One of the things I’ve heard over the last 11 years as an online professor is that there’s no way that I could possibly be connecting with my students or developing real relationships in an online setting. I can understand why people would assume this; for many people, online learning calls up for them images of papers emailed to an unseen professor and endless discussion boards. If that was my brand of online learning, I’d agree with them!
But in this new world of social distancing, we have an opportunity to give real, human-centered online learning a try. Of course, we are still in a traumatic and stressful time, so new online courses aren’t going to be perfectly designed. But we CAN implement a few simple practices to allow for community building in online classes during a time of chaos.
- Build in community check-ins that have nothing to do with your course content. In my 3+ hour live classes, I build in 10 minutes at the beginning of each class session for students to just chat and see how their peers are doing. Sometimes I give them a suggested topic like “What podcasts are you listening to?” Sometimes I just let them talk about whatever comes to mind. I do not listen in on these conversations; this is time for my students to engage with each other. If you’re doing asynchronous instruction, you can use something like Slack to engage in conversations with students and allow students to engage in conversation with each other.
- Let your students talk to each other in private chat that you can’t see. I know, I can hear you loudly protesting this one. Isn’t this like letting students pass notes in class? Well, yes and no. Students might be talking about you, or talking about things that aren’t pertinent to class; they were going to do that anyway. But they also might be helping each other keep up with class, clarifying points, sharing resources, or numerous other things that a backchannel can support. You don’t need to control every aspect of how students interact. Let them be. We’re in a really stressful time, and it’s okay to let students connect.
- Be open with your students. Share who you are with them. My students know about my kids, my love of cooking, TV shows that I like, my impostor syndrome, my own struggles and victories in life and in my career. I’m a whole human being, and I want them to know that I see them as whole human beings too. I am vulnerable with my students, because I believe vulnerability is a requirement for real relationship building.
- Allow your students to be open with you. Let them tell you they need a little extra time on an assignment because they were worried about a family member without scolding them for not sucking it up and getting it done. Let them tell you they’re having a hard day and they might need to not be on camera during a class session. Let them share with you when they get a new job, or a family member recovers from the virus. There’s an argument that we need to be tough on students. Hold them to deadlines, because the real world won’t give them compassion. I’d argue, though, that if we ever want the real world to be compassionate, then we have to send people out into the world who have received compassion themselves and are prepared to build a compassionate world.
- Set norms in your virtual classroom that allow people to be human. In their space, they may want or need to hold children, cuddle pets, nurse babies, eat a snack, drink some coffee, pause to answer the door, etc. Students’ homes will never be the same as the austere and controlled on ground classroom. You cannot force that. Instead, work WITH these unique extensions of your virtual classroom, and trust students to manage their own learning space within the reasonable boundaries you set. Does it really hurt anyone’s learning if someone has a child on their lap? Of course not. I ask my students to make sure whatever is going on in their space isn’t loud, and if it is, to remain muted.
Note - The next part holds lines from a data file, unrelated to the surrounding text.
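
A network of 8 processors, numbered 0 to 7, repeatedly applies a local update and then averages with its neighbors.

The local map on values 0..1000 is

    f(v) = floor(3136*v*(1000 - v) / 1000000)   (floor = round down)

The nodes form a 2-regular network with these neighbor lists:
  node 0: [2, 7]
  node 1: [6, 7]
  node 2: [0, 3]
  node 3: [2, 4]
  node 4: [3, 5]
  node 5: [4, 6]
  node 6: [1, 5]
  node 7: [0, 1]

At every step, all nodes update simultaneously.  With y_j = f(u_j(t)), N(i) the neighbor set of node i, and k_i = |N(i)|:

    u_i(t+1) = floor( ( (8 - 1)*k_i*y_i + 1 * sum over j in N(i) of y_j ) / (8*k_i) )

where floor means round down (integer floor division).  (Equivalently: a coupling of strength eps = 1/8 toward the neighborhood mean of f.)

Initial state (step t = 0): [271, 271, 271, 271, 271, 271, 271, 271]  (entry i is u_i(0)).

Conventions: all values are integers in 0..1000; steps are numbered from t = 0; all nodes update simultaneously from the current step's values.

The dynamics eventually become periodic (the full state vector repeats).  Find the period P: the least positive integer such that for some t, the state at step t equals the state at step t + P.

Simulating step by step:
t=0: [271, 271, 271, 271, 271, 271, 271, 271]
t=1: [619, 619, 619, 619, 619, 619, 619, 619]
t=2: [739, 739, 739, 739, 739, 739, 739, 739]
t=3: [604, 604, 604, 604, 604, 604, 604, 604]
t=4: [750, 750, 750, 750, 750, 750, 750, 750]
t=5: [588, 588, 588, 588, 588, 588, 588, 588]
t=6: [759, 759, 759, 759, 759, 759, 759, 759]
t=7: [573, 573, 573, 573, 573, 573, 573, 573]
t=8: [767, 767, 767, 767, 767, 767, 767, 767]
t=9: [560, 560, 560, 560, 560, 560, 560, 560]
t=10: [772, 772, 772, 772, 772, 772, 772, 772]
t=11: [551, 551, 551, 551, 551, 551, 551, 551]
t=12: [775, 775, 775, 775, 775, 775, 775, 775]
t=13: [546, 546, 546, 546, 546, 546, 546, 546]
t=14: [777, 777, 777, 777, 777, 777, 777, 777]
t=15: [543, 543, 543, 543, 543, 543, 543, 543]
t=16: [778, 778, 778, 778, 778, 778, 778, 778]
t=17: [541, 541, 541, 541, 541, 541, 541, 541]
t=18: [778, 778, 778, 778, 778, 778, 778, 778]

Answer: 2
Key observation: The state at step 16, [778, 778, 778, 778, 778, 778, 778, 778], reappears at step 18 — and no state repeats earlier — so the cycle the system enters has period 2.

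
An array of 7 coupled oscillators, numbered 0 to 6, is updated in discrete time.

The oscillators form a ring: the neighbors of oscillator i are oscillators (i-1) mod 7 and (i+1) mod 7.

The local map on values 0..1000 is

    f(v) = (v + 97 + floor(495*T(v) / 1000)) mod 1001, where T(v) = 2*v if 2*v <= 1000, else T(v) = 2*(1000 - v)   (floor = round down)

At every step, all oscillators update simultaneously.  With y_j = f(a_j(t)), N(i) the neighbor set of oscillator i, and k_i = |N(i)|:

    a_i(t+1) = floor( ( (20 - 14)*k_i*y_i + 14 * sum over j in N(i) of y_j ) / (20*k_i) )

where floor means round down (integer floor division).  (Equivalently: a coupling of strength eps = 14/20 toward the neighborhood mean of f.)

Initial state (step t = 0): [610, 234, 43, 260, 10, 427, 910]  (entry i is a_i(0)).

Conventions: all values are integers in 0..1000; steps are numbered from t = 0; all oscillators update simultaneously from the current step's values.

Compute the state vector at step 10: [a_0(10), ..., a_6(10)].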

I ask them to make sure we don’t see anyone naked in the background. I ask them to make sure that we can hear them when they speak, and if possible have their camera on. Outside of that, my students are adults, and I treat them as such. Not to mention, it brings joy to the classroom when we get to see someone’s adorable baby or cute dog. We wave at moms and dads who want to peek over shoulders and see what’s going on. Work with the student’s environment and not against it.
- Make yourself available for support. Your students might have to miss a class. They might not understand what’s going on in a class. They might need assignment support. They might want career advice. They’re more likely to need these things during this chaotic period; they’re going through trauma and living in uncertain times. You can support them by being available for support via virtual office hours. I use Calendly to allow students to automatically schedule office hours, which are added to my Google Calendar. I then meet with students via Zoom. I have no standard office hours, so I never sit in an empty Zoom room. Instead, all of my office hours are by appointment. I choose a couple of days a week where I make appointments available all day. I’m available for office hours for around 15-20 hours a week. However, I only actually end up with office hours appointments for an hour or two a week. Occasionally I will get very full days of meetings, but I can generally anticipate those (e.g. this week final projects are due for some summer courses, so I have had lots of meetings). But the fact that I am available if they need me is comforting to students and makes them feel more supported.
It may not be feasible for you to do the above things, depending on your situation. We can all only do the best we can with what we have. However, I hope that we can try to build connections with our learners in whatever way works for us as we progress into the fall. What have you done during the pandemic to support your students? Do you have ideas to add? Share below!